Rita Koman remembers the early days of the Manassas Museum.
Koman, a local historian and a retired Osbourn High School history teacher, sits on the Manassas Historic Resource Board, which advises the city on its historic sites.
In 1976, she volunteered on Saturdays and Sundays at what was then the collection's headquarters, a former bank on Main Street.
Koman credits civic leader Walser Conner Rohr as the force behind what began as a temporary exhibition to commemorate the town's centennial in 1973.
"I remember she suggested having people donate their old local things for the summer," Koman said. "It was very, very crude. Things were literally spread out on tables, . . . but it was quite obvious that there was a need for something like this because so many people brought their stuff in."
Since then, the Manassas Museum has swelled not only in size but in its importance to the community.
Today, Melinda Herzog, the city's historic resources director and Manassas Museum director, said the museum is on the threshold of another major growth spurt.
"We've well outgrown our space here," Herzog said of the museum's building at the end of Battle Street in Old Town Manassas. "We're 30 years old as a museum. . . . You have enough maturity by then, and you get to a point where you've collected enough that you need to expand."
After years of discussions, a $3.2 million proposal to expand the museum is in the Manassas Capital Improvement Plan.
In October, the City Council voted to spend $200,000 to plan the expansion and an additional $100,000 to create changing exhibitions for the museum.
Herzog said she hopes to increase the museum's size from its 7,000 square feet, adding 1,000 square feet for a "children's hands-on discovery gallery" and 2,000 for exhibition space. Plans also include a teacher's resource center, public meeting space, an archive and other work and storage space.
Herzog said that the museum will start installing its first rotating exhibition as early as March, but that full construction on additional space isn't likely to begin for at least a few years.
Herzog said she hopes to get full funding for the expansion in the form of a bond issue on the 2005 local ballot. She estimates the bond to total about $2 million to $2.25 million.
The museum owns thousands of items that, because of storage constraints, are kept in staff members' offices and off-site locations throughout the city. The staff is often forced to turn down new gifts.
"We've never been able to display our whole collection," Herzog said. "Our greatest fear is that we'll lose donations because we don't have the space to store them."
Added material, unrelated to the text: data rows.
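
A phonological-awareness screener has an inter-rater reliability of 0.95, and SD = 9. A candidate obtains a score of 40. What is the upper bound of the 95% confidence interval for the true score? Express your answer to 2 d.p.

The standard error of measurement is 9.000·√(1 − 0.950) ≈ 9.000·0.224 ≈ 2.012.
1.96 · SEM ≈ 3.944
Upper bound: 40 + 3.944 = 43.944

43.94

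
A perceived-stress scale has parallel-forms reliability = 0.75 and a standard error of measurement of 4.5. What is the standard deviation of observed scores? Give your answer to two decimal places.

9.00

SD = SEM / √(1 − r) = 4.5 / √0.250 ≈ 4.5 / 0.500 ≈ 9.000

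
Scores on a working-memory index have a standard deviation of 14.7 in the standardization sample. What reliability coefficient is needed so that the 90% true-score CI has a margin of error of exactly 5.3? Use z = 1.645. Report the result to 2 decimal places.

0.95

SEM needed = half-width / z = 5.3/1.645 ≈ 3.22188
Required reliability = 1 − (SEM/SD)² = 1 − 0.04804 ≈ 0.95196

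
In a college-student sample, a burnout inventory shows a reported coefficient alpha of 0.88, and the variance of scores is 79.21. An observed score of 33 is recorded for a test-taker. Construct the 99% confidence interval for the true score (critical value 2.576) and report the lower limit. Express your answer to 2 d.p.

25.06

SD = √79.21 = 8.900
The standard error of measurement is 8.900×√(1 − 0.880) ≈ 8.900×0.346 ≈ 3.083.
2.576 × SEM ≈ 7.942
Lower limit = 33 − 7.942 ≈ 25.058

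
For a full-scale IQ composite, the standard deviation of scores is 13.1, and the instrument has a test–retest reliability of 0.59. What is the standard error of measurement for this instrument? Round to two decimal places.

8.39

SEM = 13.100 · √(1 − 0.590) = 13.100 · √0.410 ≃ 13.100 · 0.640 ≃ 8.388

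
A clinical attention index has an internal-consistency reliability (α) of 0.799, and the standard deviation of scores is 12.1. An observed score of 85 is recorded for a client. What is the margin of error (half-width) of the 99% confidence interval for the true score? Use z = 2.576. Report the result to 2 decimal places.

SEM = 12.10000 · √(1 − 0.79900) = 12.10000 · √0.20100 ≈ 12.10000 · 0.44833 ≈ 5.42480
Margin = 2.576 · 5.42480 ≈ 13.97427

13.97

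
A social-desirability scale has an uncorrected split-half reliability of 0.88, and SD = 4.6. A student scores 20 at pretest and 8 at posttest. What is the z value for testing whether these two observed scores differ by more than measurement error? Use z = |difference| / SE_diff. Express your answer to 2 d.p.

7.30

r_full = 2·0.88 / (1 + 0.88) ≈ 0.9362
The standard error of measurement is 4.6000·√(1 − 0.9362) ≈ 4.6000·0.2526 ≈ 1.1622.
SE_diff = √2 · SEM ≈ 1.6436
z = |20 − 8| / 1.6436 = 12 / 1.6436 ≈ 7.3012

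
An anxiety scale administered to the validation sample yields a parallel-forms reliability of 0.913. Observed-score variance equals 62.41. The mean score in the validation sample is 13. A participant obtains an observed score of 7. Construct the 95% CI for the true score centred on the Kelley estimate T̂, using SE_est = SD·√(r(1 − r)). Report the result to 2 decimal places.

SD = √62.41 = 7.9000
T̂ = 0.9130(7) + 0.0870(13) ≈ 7.5220
SE_est = SD * √(r(1 − r)) = 7.9000 * √0.0794 ≈ 7.9000 * 0.2818 ≈ 2.2265
CI = 7.5220 ± 1.96 * 2.2265 → [3.1581, 11.8859]

[3.16, 11.89]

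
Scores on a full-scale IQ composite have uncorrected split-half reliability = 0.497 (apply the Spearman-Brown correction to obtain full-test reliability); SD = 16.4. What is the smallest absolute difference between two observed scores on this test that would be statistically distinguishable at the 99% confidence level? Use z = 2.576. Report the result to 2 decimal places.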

In a related project, in September the Manassas City Council voted to allocate $134,000 in funds raised by the nonprofit Manassas Museum Associates to renovate Liberia House. The landmark is one of the few structures still standing after the Civil War, and it hosted President Abraham Lincoln and Confederate President Jefferson Davis at different times during the war. It was also the headquarters of both the Union and Confederate armies at separate times.
Herzog said deteriorating conditions at Liberia House have made its restoration a priority.
Herzog hopes to have an architect hired by the end of February to plan Liberia House's restoration and a team of architects and consultants hired later in spring to draw blueprints and estimate the added operation costs for the museum.
The Liberia House project has also gained national attention. Rep. Frank R. Wolf (R-Va.) is seeking $100,000 from Congress to help restore the house. That funding was approved by the House Appropriations Committee in October and is scheduled to go before the full House as part of the annual appropriations bill later this month.
"This is very important," Wolf said in an interview. "You want to preserve and protect history. How many houses are there that Jefferson Davis visited in addition to President Lincoln? Around here, probably none."
"It's a pretty exciting time," said John Payne, vice chairman of the Historic Resource Board. "This museum really has the potential to be a very strong representative of the northern Piedmont region, and to really represent the character of the region, not just Manassas. It has the potential to have a regional draw, . . . and it's an invaluable tool to enhance the quality of life in Manassas."